Après une période de cicatrisation assez longue, Alain commence des séances de radiothérapie au quotidien durant 5 semaines : « J’ai pu regagner mon domicile à Marie-Galante, 5 mois après l’intervention, avec un traitement (hormonothérapie) prévu durant 5 ans. Des contrôles réguliers et un suivi pluridisciplinaire m’ont été proposés. J’ai décidé de déménager à Angers afin d’optimiser le suivi médical, répondant aussi à un besoin d’être rassuré face à une pathologie que je devais appréhender. »
Le cancer du sein chez l’homme représente donc 1% de l’ensemble des cancers du sein (femmes et hommes), mais reste malgré tout exceptionnel entrainant des détections tardives liées à l’incrédulité, et de ce fait à l’absence de gestes préventifs. Pourtant, ce cancer se soigne très bien s’il est traité précocement : J’ai pu observer une importante méconnaissance de cette pathologie aussi bien chez les femmes que les hommes. Par ailleurs, dans notre imaginaire d’homme viril et devant être conforté dans sa masculinité, nous qualifions cette partie de notre corps de « pectoraux » musclés et fermes dont nous sommes très fiers lorsque bien développés.»
Aujourd’hui, l’effet de sidération se dissipe lentement, Alain François a pratiqué le sport de façon intensive durant de longues années, le football et le tennis 3 à 4 fois/semaine ces dernières années : « Les effets secondaires de l’hormonothérapie sont très présents et ne me permettent plus des efforts longs et intenses (fatigue, douleurs musculaires, et articulaires, prise de poids, diminution des défenses). C’est aussi une remise en question de soi a à travers des formes nouvelles d’existence, la capacité à relativiser des angoisses subites. La parole devient essentielle, car elle permet de verbaliser nos incertitudes. L’animation et la prévention deviennent des moteurs dans mes fréquentations, j’informe beaucoup avec pour objectif majeur, la démystification de cette maladie qui touche aussi les hommes. Je déplore la réponse simplifiée, consistant à déclarer que le cancer du sein chez l’homme se traite comme chez la femme. Dans ma salle de bain, matin et soir, je suis spectateur d’une mutilation qui sans me complexer ne me laisse pas indifférent. Je ne suis plus capable de me baigner à la plage en public sans porter une chasuble anti UV. »

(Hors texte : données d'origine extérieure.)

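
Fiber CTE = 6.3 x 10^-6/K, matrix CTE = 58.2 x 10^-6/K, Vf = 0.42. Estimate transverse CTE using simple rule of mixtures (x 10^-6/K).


alpha_2 = alpha_f*Vf + alpha_m*(1-Vf) = 6.3*0.42 + 58.2*0.58 = 36.4 x 10^-6/K

36.4 x 10^-6/K


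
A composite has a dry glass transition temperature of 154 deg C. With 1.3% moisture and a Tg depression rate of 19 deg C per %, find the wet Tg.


Tg_wet = Tg_dry - k*moisture = 154 - 19*1.3 = 129.3 deg C

129.3 deg C


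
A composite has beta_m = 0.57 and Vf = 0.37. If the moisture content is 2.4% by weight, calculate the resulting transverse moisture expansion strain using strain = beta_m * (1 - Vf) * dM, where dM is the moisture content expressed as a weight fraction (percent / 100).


dM = 2.4/100 = 0.024
strain = beta_m * (1-Vf) * dM = 0.57 * 0.63 * 0.024 = 0.0086184

0.0086184


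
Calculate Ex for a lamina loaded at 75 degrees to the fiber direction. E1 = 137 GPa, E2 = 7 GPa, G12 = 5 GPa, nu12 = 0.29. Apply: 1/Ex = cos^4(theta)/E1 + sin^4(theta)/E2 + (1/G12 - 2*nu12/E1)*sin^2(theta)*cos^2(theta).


cos^4(75) = 0.004487, sin^4(75) = 0.870513, sin^2(75)*cos^2(75) = 0.0625
1/G12 - 2*nu12/E1 = 1/5 - 2*0.29/137 = 0.195766 GPa^-1
1/Ex = 0.004487/137 + 0.870513/7 + 0.195766*0.0625 = 0.1366271 GPa^-1
Ex = 7.32 GPa

7.32 GPa


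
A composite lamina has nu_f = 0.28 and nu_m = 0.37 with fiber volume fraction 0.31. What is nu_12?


nu_12 = nu_f*Vf + nu_m*(1-Vf) = 0.28*0.31 + 0.37*0.69 = 0.3421

0.3421


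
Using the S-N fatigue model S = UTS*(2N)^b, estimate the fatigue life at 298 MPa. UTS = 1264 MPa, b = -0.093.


N = 0.5 * (S/UTS)^(1/b) = 0.5 * (298/1264)^(1/-0.093) = 2.7965e+06 cycles

2.7965e+06 cycles


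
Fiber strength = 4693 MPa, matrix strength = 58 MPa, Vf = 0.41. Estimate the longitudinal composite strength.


sigma_1 = sigma_f*Vf + sigma_m*(1-Vf) = 4693*0.41 + 58*0.59 = 1958.4 MPa

1958.4 MPa


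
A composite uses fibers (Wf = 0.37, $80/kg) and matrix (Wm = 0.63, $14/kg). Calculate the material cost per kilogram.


Cost = cost_f*Wf + cost_m*Wm = 80*0.37 + 14*0.63 = $38.42/kg

$38.42/kg


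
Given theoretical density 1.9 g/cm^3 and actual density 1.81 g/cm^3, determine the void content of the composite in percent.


Void% = (rho_theo - rho_actual)/rho_theo * 100 = (1.9 - 1.81)/1.9 * 100 = 4.74%

4.74%


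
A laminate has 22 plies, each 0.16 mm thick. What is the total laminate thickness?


h = n * t_ply = 22 * 0.16 = 3.52 mm

3.52 mm


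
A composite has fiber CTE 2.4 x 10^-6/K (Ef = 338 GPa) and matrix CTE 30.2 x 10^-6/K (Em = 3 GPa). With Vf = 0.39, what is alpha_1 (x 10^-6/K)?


E1 = Ef*Vf + Em*(1-Vf) = 133.65
alpha_1 = (alpha_f*Ef*Vf + alpha_m*Em*(1-Vf))/E1 = 2.78 x 10^-6/K

2.78 x 10^-6/K


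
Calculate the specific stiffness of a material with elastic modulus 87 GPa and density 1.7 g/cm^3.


Specific stiffness = E/rho = 87/1.7 = 51.2 GPa/(g/cm^3)

51.2 GPa/(g/cm^3)


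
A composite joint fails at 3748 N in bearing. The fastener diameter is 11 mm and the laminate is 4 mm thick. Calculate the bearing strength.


sigma_br = F/(d*h) = 3748/(11*4) = 85.2 MPa

85.2 MPa


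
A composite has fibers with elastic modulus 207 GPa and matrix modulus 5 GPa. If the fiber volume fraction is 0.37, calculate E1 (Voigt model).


E1 = Ef*Vf + Em*(1-Vf) = 207*0.37 + 5*0.63 = 79.74 GPa

79.74 GPa


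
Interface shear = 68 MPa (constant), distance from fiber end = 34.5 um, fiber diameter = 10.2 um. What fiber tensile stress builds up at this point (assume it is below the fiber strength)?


Force balance: sigma_f * (pi*d^2/4) = tau * (pi*d) * x  ->  sigma_f = 4 * tau * x / d
sigma_f = 4 * 68 * 34.5 / 10.2 = 920.0 MPa

920.0 MPa


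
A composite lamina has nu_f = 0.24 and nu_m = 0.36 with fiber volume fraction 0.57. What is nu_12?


nu_12 = nu_f*Vf + nu_m*(1-Vf) = 0.24*0.57 + 0.36*0.43 = 0.2916

0.2916


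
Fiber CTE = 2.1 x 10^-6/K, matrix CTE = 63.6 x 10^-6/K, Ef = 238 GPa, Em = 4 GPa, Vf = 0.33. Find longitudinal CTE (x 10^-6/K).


E1 = Ef*Vf + Em*(1-Vf) = 81.22
alpha_1 = (alpha_f*Ef*Vf + alpha_m*Em*(1-Vf))/E1 = 4.13 x 10^-6/K

4.13 x 10^-6/K


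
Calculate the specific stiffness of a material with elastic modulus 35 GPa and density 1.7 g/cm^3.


Specific stiffness = E/rho = 35/1.7 = 20.6 GPa/(g/cm^3)

20.6 GPa/(g/cm^3)


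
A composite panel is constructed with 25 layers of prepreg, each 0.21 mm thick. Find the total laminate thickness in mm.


h = n * t_ply = 25 * 0.21 = 5.25 mm

5.25 mm


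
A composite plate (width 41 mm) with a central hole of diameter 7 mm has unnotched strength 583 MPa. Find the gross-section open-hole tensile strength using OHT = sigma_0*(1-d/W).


OHT = sigma_0*(1-d/W) = 583*(1-7/41) = 483.5 MPa

483.5 MPa


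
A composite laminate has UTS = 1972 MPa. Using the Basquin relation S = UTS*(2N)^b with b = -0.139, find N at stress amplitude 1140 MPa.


N = 0.5 * (S/UTS)^(1/b) = 0.5 * (1140/1972)^(1/-0.139) = 25.7760 cycles

25.7760 cycles


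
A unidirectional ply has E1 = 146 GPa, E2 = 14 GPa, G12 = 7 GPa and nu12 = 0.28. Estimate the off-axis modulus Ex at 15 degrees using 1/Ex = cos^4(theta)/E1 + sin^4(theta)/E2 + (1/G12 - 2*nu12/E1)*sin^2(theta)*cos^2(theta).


cos^4(15) = 0.870513, sin^4(15) = 0.004487, sin^2(15)*cos^2(15) = 0.0625
1/G12 - 2*nu12/E1 = 1/7 - 2*0.28/146 = 0.139022 GPa^-1
1/Ex = 0.870513/146 + 0.004487/14 + 0.139022*0.0625 = 0.0149718 GPa^-1
Ex = 66.79 GPa

66.79 GPa


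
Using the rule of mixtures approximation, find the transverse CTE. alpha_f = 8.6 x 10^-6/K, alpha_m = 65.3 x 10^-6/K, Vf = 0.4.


alpha_2 = alpha_f*Vf + alpha_m*(1-Vf) = 8.6*0.4 + 65.3*0.6 = 42.6 x 10^-6/K

42.6 x 10^-6/K


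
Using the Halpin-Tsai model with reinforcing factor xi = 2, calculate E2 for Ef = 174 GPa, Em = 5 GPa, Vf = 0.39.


eta = (Ef/Em - 1)/(Ef/Em + xi) = (34.8 - 1)/(34.8 + 2) = 0.9185
E2 = Em*(1+xi*eta*Vf)/(1-eta*Vf) = 13.37 GPa

13.37 GPa


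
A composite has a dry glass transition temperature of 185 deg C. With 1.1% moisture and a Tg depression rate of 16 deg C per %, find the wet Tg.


Tg_wet = Tg_dry - k*moisture = 185 - 16*1.1 = 167.4 deg C

167.4 deg C


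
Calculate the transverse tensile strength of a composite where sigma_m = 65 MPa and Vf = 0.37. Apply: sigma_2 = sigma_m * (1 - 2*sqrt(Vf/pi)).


factor = 1 - 2*sqrt(0.37/pi) = 0.3136
sigma_2 = 65 * 0.3136 = 20.39 MPa

20.39 MPa


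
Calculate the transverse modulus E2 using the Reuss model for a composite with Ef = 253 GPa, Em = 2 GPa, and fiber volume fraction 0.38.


1/E2 = Vf/Ef + (1-Vf)/Em = 0.38/253 + 0.62/2
E2 = 3.21 GPa

3.21 GPa


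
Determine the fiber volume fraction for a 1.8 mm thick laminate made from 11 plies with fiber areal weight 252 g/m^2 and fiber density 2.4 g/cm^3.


Vf = n * FAW / (rho_f * h * 1000) = 11 * 252 / (2.4 * 1.8 * 1000) = 0.6417

0.6417


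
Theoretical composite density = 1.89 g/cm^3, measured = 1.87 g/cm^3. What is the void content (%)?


Void% = (rho_theo - rho_actual)/rho_theo * 100 = (1.89 - 1.87)/1.89 * 100 = 1.06%

1.06%


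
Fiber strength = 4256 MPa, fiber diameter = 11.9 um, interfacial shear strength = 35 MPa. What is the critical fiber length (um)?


Lc = sigma_f * d / (2 * tau_i) = 4256 * 11.9 / (2 * 35) = 723.5 um

723.5 um


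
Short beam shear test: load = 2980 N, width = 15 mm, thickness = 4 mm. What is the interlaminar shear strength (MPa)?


ILSS = 3F/(4bh) = 3*2980/(4*15*4) = 37.25 MPa

37.25 MPa


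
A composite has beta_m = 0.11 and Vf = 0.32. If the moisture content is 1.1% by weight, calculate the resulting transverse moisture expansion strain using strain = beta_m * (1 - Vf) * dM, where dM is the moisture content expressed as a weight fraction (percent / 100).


dM = 1.1/100 = 0.011
strain = beta_m * (1-Vf) * dM = 0.11 * 0.68 * 0.011 = 0.0008228

0.0008228


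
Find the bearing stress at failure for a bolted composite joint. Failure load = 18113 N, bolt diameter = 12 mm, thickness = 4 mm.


sigma_br = F/(d*h) = 18113/(12*4) = 377.4 MPa

377.4 MPa


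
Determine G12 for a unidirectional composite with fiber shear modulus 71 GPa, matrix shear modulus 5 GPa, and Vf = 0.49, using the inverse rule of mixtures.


1/G12 = Vf/Gf + (1-Vf)/Gm = 0.49/71 + 0.51/5
G12 = 9.18 GPa

9.18 GPa


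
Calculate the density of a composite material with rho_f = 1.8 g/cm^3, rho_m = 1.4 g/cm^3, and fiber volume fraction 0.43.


rho_c = rho_f*Vf + rho_m*(1-Vf) = 1.8*0.43 + 1.4*0.57 = 1.572 g/cm^3

1.572 g/cm^3


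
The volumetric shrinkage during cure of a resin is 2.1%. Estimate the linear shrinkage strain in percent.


Linear shrinkage ≈ vol_shrink/3 = 2.1/3 = 0.7%

0.7%


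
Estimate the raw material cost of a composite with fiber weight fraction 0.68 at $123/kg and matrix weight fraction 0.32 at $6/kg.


Cost = cost_f*Wf + cost_m*Wm = 123*0.68 + 6*0.32 = $85.56/kg

$85.56/kg


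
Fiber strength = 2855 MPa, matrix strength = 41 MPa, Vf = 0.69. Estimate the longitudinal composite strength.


sigma_1 = sigma_f*Vf + sigma_m*(1-Vf) = 2855*0.69 + 41*0.31 = 1982.7 MPa

1982.7 MPa


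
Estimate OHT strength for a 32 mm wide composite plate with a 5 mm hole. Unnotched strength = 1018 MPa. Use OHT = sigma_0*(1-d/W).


OHT = sigma_0*(1-d/W) = 1018*(1-5/32) = 858.9 MPa

858.9 MPa


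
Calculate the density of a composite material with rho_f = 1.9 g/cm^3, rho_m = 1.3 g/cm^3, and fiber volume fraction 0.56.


rho_c = rho_f*Vf + rho_m*(1-Vf) = 1.9*0.56 + 1.3*0.44 = 1.636 g/cm^3

1.636 g/cm^3


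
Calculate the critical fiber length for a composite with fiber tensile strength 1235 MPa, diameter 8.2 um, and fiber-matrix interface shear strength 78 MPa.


Lc = sigma_f * d / (2 * tau_i) = 1235 * 8.2 / (2 * 78) = 64.9 um

64.9 um


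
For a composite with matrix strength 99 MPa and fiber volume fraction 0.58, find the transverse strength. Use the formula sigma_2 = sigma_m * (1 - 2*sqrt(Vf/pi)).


factor = 1 - 2*sqrt(0.58/pi) = 0.1407
sigma_2 = 99 * 0.1407 = 13.92 MPa

13.92 MPa


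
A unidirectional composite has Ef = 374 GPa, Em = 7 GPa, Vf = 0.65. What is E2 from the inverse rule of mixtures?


1/E2 = Vf/Ef + (1-Vf)/Em = 0.65/374 + 0.35/7
E2 = 19.33 GPa

19.33 GPa


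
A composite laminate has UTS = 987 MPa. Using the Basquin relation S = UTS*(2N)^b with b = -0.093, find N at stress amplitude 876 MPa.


N = 0.5 * (S/UTS)^(1/b) = 0.5 * (876/987)^(1/-0.093) = 1.8034 cycles

1.8034 cycles


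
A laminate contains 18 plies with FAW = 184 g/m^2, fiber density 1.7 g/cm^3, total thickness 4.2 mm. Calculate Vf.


Vf = n * FAW / (rho_f * h * 1000) = 18 * 184 / (1.7 * 4.2 * 1000) = 0.4639

0.4639


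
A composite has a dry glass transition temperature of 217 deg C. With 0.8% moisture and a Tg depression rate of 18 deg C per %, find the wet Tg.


Tg_wet = Tg_dry - k*moisture = 217 - 18*0.8 = 202.6 deg C

202.6 deg C


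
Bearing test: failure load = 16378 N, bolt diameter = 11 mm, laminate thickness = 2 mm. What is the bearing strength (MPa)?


sigma_br = F/(d*h) = 16378/(11*2) = 744.5 MPa

744.5 MPa


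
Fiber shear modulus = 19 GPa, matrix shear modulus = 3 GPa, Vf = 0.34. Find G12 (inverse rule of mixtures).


1/G12 = Vf/Gf + (1-Vf)/Gm = 0.34/19 + 0.66/3
G12 = 4.2 GPa

4.2 GPa


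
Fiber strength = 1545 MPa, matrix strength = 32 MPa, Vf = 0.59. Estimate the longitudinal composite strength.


sigma_1 = sigma_f*Vf + sigma_m*(1-Vf) = 1545*0.59 + 32*0.41 = 924.7 MPa

924.7 MPa


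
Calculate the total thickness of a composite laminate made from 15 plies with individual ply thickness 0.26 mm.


h = n * t_ply = 15 * 0.26 = 3.9 mm

3.9 mm


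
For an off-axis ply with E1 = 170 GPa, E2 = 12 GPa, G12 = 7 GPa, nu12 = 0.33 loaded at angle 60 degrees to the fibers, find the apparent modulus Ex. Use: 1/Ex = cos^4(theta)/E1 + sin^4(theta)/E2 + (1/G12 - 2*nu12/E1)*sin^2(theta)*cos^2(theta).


cos^4(60) = 0.0625, sin^4(60) = 0.5625, sin^2(60)*cos^2(60) = 0.1875
1/G12 - 2*nu12/E1 = 1/7 - 2*0.33/170 = 0.138975 GPa^-1
1/Ex = 0.0625/170 + 0.5625/12 + 0.138975*0.1875 = 0.0733004 GPa^-1
Ex = 13.64 GPa

13.64 GPa


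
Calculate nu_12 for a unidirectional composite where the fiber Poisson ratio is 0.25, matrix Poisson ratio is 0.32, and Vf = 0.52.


nu_12 = nu_f*Vf + nu_m*(1-Vf) = 0.25*0.52 + 0.32*0.48 = 0.2836

0.2836


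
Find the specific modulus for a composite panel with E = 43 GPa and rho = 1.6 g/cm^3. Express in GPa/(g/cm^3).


Specific stiffness = E/rho = 43/1.6 = 26.9 GPa/(g/cm^3)

26.9 GPa/(g/cm^3)


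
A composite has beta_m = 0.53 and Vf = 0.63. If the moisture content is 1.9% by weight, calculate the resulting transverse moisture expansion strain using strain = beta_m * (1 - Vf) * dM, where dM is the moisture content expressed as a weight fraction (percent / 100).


dM = 1.9/100 = 0.019
strain = beta_m * (1-Vf) * dM = 0.53 * 0.37 * 0.019 = 0.0037259

0.0037259


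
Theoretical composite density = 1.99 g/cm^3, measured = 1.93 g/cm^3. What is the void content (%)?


Void% = (rho_theo - rho_actual)/rho_theo * 100 = (1.99 - 1.93)/1.99 * 100 = 3.02%

3.02%


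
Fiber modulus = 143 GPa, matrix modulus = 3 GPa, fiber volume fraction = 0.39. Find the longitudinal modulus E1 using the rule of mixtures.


E1 = Ef*Vf + Em*(1-Vf) = 143*0.39 + 3*0.61 = 57.6 GPa

57.6 GPa


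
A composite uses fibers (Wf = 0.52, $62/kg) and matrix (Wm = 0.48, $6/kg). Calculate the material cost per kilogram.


Cost = cost_f*Wf + cost_m*Wm = 62*0.52 + 6*0.48 = $35.12/kg

$35.12/kg


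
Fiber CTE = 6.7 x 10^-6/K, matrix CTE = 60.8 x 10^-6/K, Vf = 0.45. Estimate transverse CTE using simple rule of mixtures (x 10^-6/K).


alpha_2 = alpha_f*Vf + alpha_m*(1-Vf) = 6.7*0.45 + 60.8*0.55 = 36.5 x 10^-6/K

36.5 x 10^-6/K


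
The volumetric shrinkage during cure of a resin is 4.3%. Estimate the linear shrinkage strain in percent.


Linear shrinkage ≈ vol_shrink/3 = 4.3/3 = 1.433%

1.433%


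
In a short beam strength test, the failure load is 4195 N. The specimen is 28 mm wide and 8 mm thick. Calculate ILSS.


ILSS = 3F/(4bh) = 3*4195/(4*28*8) = 14.05 MPa

14.05 MPa


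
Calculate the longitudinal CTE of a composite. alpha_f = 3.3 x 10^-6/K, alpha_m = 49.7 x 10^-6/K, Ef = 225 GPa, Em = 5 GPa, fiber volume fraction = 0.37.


E1 = Ef*Vf + Em*(1-Vf) = 86.4
alpha_1 = (alpha_f*Ef*Vf + alpha_m*Em*(1-Vf))/E1 = 4.99 x 10^-6/K

4.99 x 10^-6/K


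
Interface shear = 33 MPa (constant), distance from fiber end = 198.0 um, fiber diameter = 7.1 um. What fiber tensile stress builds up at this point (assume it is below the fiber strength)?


Force balance: sigma_f * (pi*d^2/4) = tau * (pi*d) * x  ->  sigma_f = 4 * tau * x / d
sigma_f = 4 * 33 * 198.0 / 7.1 = 3681.1 MPa

3681.1 MPa


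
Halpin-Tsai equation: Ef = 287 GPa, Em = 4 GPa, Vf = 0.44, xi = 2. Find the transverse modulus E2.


eta = (Ef/Em - 1)/(Ef/Em + xi) = (71.75 - 1)/(71.75 + 2) = 0.9593
E2 = Em*(1+xi*eta*Vf)/(1-eta*Vf) = 12.76 GPa

12.76 GPa


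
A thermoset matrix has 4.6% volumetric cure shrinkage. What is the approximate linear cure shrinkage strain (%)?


Linear shrinkage ≈ vol_shrink/3 = 4.6/3 = 1.533%

1.533%


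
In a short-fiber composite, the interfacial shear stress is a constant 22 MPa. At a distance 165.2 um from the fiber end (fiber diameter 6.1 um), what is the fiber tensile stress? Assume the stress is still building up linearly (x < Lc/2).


Force balance: sigma_f * (pi*d^2/4) = tau * (pi*d) * x  ->  sigma_f = 4 * tau * x / d
sigma_f = 4 * 22 * 165.2 / 6.1 = 2383.2 MPa

2383.2 MPa


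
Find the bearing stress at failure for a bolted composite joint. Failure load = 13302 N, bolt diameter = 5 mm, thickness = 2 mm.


sigma_br = F/(d*h) = 13302/(5*2) = 1330.2 MPa

1330.2 MPa


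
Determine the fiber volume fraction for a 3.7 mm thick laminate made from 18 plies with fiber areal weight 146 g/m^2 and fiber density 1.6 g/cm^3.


Vf = n * FAW / (rho_f * h * 1000) = 18 * 146 / (1.6 * 3.7 * 1000) = 0.4439

0.4439


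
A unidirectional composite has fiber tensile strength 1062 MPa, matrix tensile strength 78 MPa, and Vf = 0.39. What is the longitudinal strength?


sigma_1 = sigma_f*Vf + sigma_m*(1-Vf) = 1062*0.39 + 78*0.61 = 461.8 MPa

461.8 MPa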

Si les progrès de la médecine et l’instauration de la campagne de communication : Octobre Rose, depuis 1994 en France, pour sensibiliser le grand public à la maladie, inciter au dépistage précoce et récolter des fonds destinés à la recherche, le diagnostic, la prévention mais aussi le traitement et la guérison. Le manque d’études en ce qui concerne les facteurs de risques chez l’homme, la plupart des cancers du sein ont un carcinome canalaire infiltrant et son diagnostic, traitement et suivi sont quasiment identiques chez les hommes et les femmes. « Vous l’aurez compris, bien au-delà des mots, des choix doivent être faits, se faire diagnostiquer génétiquement et oser affronter nos vieux démons d’homme. » Conclut Alain François.